Then he bethought him of a book which had been his mother’s and now belonged to his sisters, in which it was amusingly pretended that dogs went to the moon after their existence on earth was over. The book had a frontispiece representing the dogs sitting in the moon and relating their former experiences.

“It would be odd if the one we killed last were up there now,” said Benjy to himself. And he fancied that as he said it the man in the moon winked at him.

“I wonder if it is really true,” said Benjy, aloud.

“Not exactly,” said the man in the moon, “but something like it. This is Beastland. Won’t you come up?”

“Well, I never did!” cried Benjy, whose English was not of the refined order.

“Oh, yes, you have,” said the man in the moon, waggishly. “Now, are you coming up? But perhaps you can’t climb.”

“Can’t I?” said Benjy, and in three minutes he was on the branch, and close to the moon. The higher he climbed the larger the moon looked, till it was like the biggest disc of light ever thrown by a magic lantern, and when he was fairly seated on the branch close by, he could see nothing but a blaze of white light all round him.

“Walk boldly in,” he heard the man in the moon say. “Put out your feet, and don’t be afraid; it’s not so bright inside.” So Benjy put his feet down, and dropped, and thought he was certainly falling into the river. But he only fell upon his feet, and found himself in Beastland. It was an odd place, truly!

As Cerberus guarded the entrance to Pluto’s domains, so there sat at the going in to Beastland a black dog—the very black dog who gets on to sulky children’s backs. And on the back of the black dog sat a crow—the crow that people pluck when they quarrel; and though it has been plucked so often it has never been plucked bare, but is in very good feather yet, unfortunately. And in a field behind was an Irish bull, a mad bull, but quite harmless. The old cow was there too, but not the tune she died of, for being still popular on earth, it could not be spared. Near these the nightmare was grazing, and in a corner of the field was the mare’s nest, on which sat a round-robin, hatching plots.

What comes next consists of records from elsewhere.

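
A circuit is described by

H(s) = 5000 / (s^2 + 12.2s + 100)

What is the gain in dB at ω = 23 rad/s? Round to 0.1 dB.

19.8 dB

At s = jω = j23:
quadratic: (j23)² + 12.2·j23 + 100 = -429 + j280.6 → |·| ≈ 512.62, ∠ ≈ 146.81°
|H| = 5000 / 512.62 ≈ 9.7538
Gain = 20 log₁₀(9.7538) ≈ 19.78 dB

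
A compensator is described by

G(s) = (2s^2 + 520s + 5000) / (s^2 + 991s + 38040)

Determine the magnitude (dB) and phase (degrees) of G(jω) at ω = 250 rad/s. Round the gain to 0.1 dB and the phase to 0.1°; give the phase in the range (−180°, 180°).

Substitute s = j250:
Numerator: 2(j250)^2 + 520(j250) + 5000 = -120000 + j130000
Denominator: (j250)^2 + 991(j250) + 38040 = -24460 + j247750
|N| = √(120000² + 130000²) ≈ 1.7692e+05, ∠N ≈ 132.71°
|D| = √(24460² + 247750²) ≈ 2.4895e+05, ∠D ≈ 95.64°
|G| = 1.7692e+05 / 2.4895e+05 ≈ 0.71066
Gain = 20 log₁₀(0.71066) ≈ -2.97 dB
∠G = 132.71° − 95.64° = 37.07°

-3.0 dB, 37.1°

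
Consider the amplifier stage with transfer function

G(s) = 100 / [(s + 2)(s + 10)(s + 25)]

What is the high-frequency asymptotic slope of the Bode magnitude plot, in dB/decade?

-60 dB/decade

Each pole contributes −20 dB/decade at high frequency; each zero contributes +20 dB/decade.
Net: 0 zero(s) − 3 pole(s) → -60 dB/decade.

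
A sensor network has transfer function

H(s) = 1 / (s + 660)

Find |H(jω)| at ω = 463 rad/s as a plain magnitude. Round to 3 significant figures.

0.00124

Substitute s = j463:
Numerator: 1 = 1 + j0
Denominator: (j463) + 660 = 660 + j463
|N| = √(1² + 0²) ≈ 1, ∠N ≈ 0.00°
|D| = √(660² + 463²) ≈ 806.21, ∠D ≈ 35.05°
|H| = 1 / 806.21 ≈ 0.0012404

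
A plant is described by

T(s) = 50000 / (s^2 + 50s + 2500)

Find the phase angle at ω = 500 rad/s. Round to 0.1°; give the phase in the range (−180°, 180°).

At s = jω = j500:
quadratic: (j500)² + 50·j500 + 2500 = -247500 + j25000 → |·| ≈ 2.4876e+05, ∠ ≈ 174.23°
∠T = 0.00° − 174.23° = -174.23°

-174.2°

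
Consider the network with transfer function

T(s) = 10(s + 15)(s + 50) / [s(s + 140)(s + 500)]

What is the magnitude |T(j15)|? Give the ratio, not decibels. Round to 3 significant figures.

At s = jω = j15:
zero (s+15): 15 + j15 → |·| = √(15²+15²) = √450 ≈ 21.213, ∠ = arctan(15/15) ≈ 45.00°
zero (s+50): 50 + j15 → |·| = √(50²+15²) = √2725 ≈ 52.202, ∠ = arctan(15/50) ≈ 16.70°
pole (s+140): 140 + j15 → |·| = √(140²+15²) = √19825 ≈ 140.8, ∠ = arctan(15/140) ≈ 6.12°
pole (s+500): 500 + j15 → |·| = √(500²+15²) = √250225 ≈ 500.22, ∠ = arctan(15/500) ≈ 1.72°
pole at origin: |s| = 15, ∠ = 90.00° (in denominator)
|T| = 10 · 1107.4 / 1.0565e+06 ≈ 0.010482

0.0105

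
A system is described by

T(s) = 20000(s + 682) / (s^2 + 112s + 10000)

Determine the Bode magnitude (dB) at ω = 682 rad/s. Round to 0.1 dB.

32.4 dB

At s = jω = j682:
zero (s+682): 682 + j682 → |·| = √(682²+682²) = √930248 ≈ 964.49, ∠ = arctan(682/682) ≈ 45.00°
quadratic: (j682)² + 112·j682 + 10000 = -455124 + j76384 → |·| ≈ 4.6149e+05, ∠ ≈ 170.47°
|T| = 20000 · 964.49 / 4.6149e+05 ≈ 41.799
Gain = 20 log₁₀(41.799) ≈ 32.42 dB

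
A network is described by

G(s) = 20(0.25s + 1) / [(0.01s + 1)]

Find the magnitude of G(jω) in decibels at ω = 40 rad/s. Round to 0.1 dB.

At ω = 40 rad/s:
zero (1 + j40·0.25) = 1 + j10 → |·| ≈ 10.05, ∠ ≈ 84.29°
pole (1 + j40·0.01) = 1 + j0.4 → |·| ≈ 1.077, ∠ ≈ 21.80°
|G| = 20 · 10.05 / (1.077) ≈ 186.63
Gain = 20 log₁₀(186.63) ≈ 45.42 dB

45.4 dB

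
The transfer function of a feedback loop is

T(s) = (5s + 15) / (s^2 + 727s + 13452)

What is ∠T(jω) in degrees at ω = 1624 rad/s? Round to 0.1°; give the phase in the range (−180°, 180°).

Substitute s = j1624:
Numerator: 5(j1624) + 15 = 15 + j8120
Denominator: (j1624)^2 + 727(j1624) + 13452 = -2623924 + j1180648
|N| = √(15² + 8120²) ≈ 8120, ∠N ≈ 89.89°
|D| = √(2623924² + 1180648²) ≈ 2.8773e+06, ∠D ≈ 155.77°
∠T = 89.89° − 155.77° = -65.88°

-65.9°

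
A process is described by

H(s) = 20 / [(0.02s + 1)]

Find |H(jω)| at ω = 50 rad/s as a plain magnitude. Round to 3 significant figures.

14.1

At ω = 50 rad/s:
pole (1 + j50·0.02) = 1 + j1 → |·| ≈ 1.4142, ∠ ≈ 45.00°
|H| = 20 · 1 / (1.4142) ≈ 14.142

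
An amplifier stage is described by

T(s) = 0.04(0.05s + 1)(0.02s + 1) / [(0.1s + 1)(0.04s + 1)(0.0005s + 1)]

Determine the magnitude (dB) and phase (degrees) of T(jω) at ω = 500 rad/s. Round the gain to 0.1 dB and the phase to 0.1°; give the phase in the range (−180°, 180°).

At ω = 500 rad/s:
zero (1 + j500·0.05) = 1 + j25 → |·| ≈ 25.02, ∠ ≈ 87.71°
zero (1 + j500·0.02) = 1 + j10 → |·| ≈ 10.05, ∠ ≈ 84.29°
pole (1 + j500·0.1) = 1 + j50 → |·| ≈ 50.01, ∠ ≈ 88.85°
pole (1 + j500·0.04) = 1 + j20 → |·| ≈ 20.025, ∠ ≈ 87.14°
pole (1 + j500·0.0005) = 1 + j0.25 → |·| ≈ 1.0308, ∠ ≈ 14.04°
|T| = 0.04 · 25.02 · 10.05 / (50.01 · 20.025 · 1.0308) ≈ 0.0097434
Gain = 20 log₁₀(0.0097434) ≈ -40.23 dB
∠T = (87.71° + 84.29°) − (88.85° + 87.14° + 14.04°) = -18.03°

-40.2 dB, -18.0°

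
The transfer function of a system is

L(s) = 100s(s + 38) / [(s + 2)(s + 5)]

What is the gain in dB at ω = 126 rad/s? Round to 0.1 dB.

At s = jω = j126:
zero (s+38): 38 + j126 → |·| = √(38²+126²) = √17320 ≈ 131.61, ∠ = arctan(126/38) ≈ 73.22°
zero at origin: s = j126 → |·| = 126, ∠ = 90.00°
pole (s+2): 2 + j126 → |·| = √(2²+126²) = √15880 ≈ 126.02, ∠ = arctan(126/2) ≈ 89.09°
pole (s+5): 5 + j126 → |·| = √(5²+126²) = √15901 ≈ 126.1, ∠ = arctan(126/5) ≈ 87.73°
|L| = 100 · 16583 / 15891 ≈ 104.35
Gain = 20 log₁₀(104.35) ≈ 40.37 dB

40.4 dB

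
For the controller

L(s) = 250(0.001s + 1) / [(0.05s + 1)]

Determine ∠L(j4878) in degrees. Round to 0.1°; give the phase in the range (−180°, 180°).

At ω = 4878 rad/s:
zero (1 + j4878·0.001) = 1 + j4.878 → |·| ≈ 4.9794, ∠ ≈ 78.41°
pole (1 + j4878·0.05) = 1 + j243.9 → |·| ≈ 243.9, ∠ ≈ 89.77°
∠L = (78.41°) − (89.77°) = -11.36°

-11.4°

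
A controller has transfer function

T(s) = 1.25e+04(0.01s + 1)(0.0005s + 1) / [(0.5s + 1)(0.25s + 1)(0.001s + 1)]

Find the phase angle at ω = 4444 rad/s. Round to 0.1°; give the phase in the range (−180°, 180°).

-102.8°

At ω = 4444 rad/s:
zero (1 + j4444·0.01) = 1 + j44.44 → |·| ≈ 44.451, ∠ ≈ 88.71°
zero (1 + j4444·0.0005) = 1 + j2.222 → |·| ≈ 2.4367, ∠ ≈ 65.77°
pole (1 + j4444·0.5) = 1 + j2222 → |·| ≈ 2222, ∠ ≈ 89.97°
pole (1 + j4444·0.25) = 1 + j1111 → |·| ≈ 1111, ∠ ≈ 89.95°
pole (1 + j4444·0.001) = 1 + j4.444 → |·| ≈ 4.5551, ∠ ≈ 77.32°
∠T = (88.71° + 65.77°) − (89.97° + 89.95° + 77.32°) = -102.76°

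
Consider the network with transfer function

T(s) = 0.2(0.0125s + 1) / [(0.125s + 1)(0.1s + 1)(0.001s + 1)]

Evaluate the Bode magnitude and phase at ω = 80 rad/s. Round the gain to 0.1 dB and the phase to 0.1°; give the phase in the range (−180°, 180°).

At ω = 80 rad/s:
zero (1 + j80·0.0125) = 1 + j1 → |·| ≈ 1.4142, ∠ ≈ 45.00°
pole (1 + j80·0.125) = 1 + j10 → |·| ≈ 10.05, ∠ ≈ 84.29°
pole (1 + j80·0.1) = 1 + j8 → |·| ≈ 8.0623, ∠ ≈ 82.87°
pole (1 + j80·0.001) = 1 + j0.08 → |·| ≈ 1.0032, ∠ ≈ 4.57°
|T| = 0.2 · 1.4142 / (10.05 · 8.0623 · 1.0032) ≈ 0.0034796
Gain = 20 log₁₀(0.0034796) ≈ -49.17 dB
∠T = (45.00°) − (84.29° + 82.87° + 4.57°) = -126.73°

-49.2 dB, -126.7°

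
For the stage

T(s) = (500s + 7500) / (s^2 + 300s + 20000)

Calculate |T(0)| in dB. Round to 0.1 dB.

T(0) = 7500 / 20000 = 0.375
20 log₁₀(0.375) ≈ -8.52 dB

-8.5 dB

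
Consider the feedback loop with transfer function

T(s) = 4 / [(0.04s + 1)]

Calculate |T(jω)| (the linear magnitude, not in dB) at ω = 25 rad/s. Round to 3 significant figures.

2.83

At ω = 25 rad/s:
pole (1 + j25·0.04) = 1 + j1 → |·| ≈ 1.4142, ∠ ≈ 45.00°
|T| = 4 · 1 / (1.4142) ≈ 2.8285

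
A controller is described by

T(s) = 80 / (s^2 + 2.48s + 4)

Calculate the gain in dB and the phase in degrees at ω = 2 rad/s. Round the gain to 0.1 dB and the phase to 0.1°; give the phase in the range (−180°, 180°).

24.2 dB, -90.0°

At s = jω = j2:
quadratic: (j2)² + 2.48·j2 + 4 = 0 + j4.96 → |·| ≈ 4.96, ∠ ≈ 90.00°
|T| = 80 / 4.96 ≈ 16.129
Gain = 20 log₁₀(16.129) ≈ 24.15 dB
∠T = 0.00° − 90.00° = -90.00°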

And about the mare’s nest flew a tell-tale-tit—the little bird who tells tales and carries news. And it has neither rest nor nest of its own, for gossips are always gadding, and mischief is always being made. And in a cat’s cradle swung from the sky slept the cat who washes the dishes, with a clean dishcloth under her head, ready to go down by the first sunbeam to her work. Whilst the bee that gets into Scotchmen’s bonnets went buzzing restlessly up and down with nothing to do, for all the lunatics in North Britain happened to be asleep that evening. And on the head of the right nail hung a fancy portrait of the cat who “does it,” when careless or dishonest servants waste and destroy things. I need hardly say that the cat could not be there herself, because (like Mrs. Gamp’s friend, Mrs. Harris) “there ain’t no such a person.”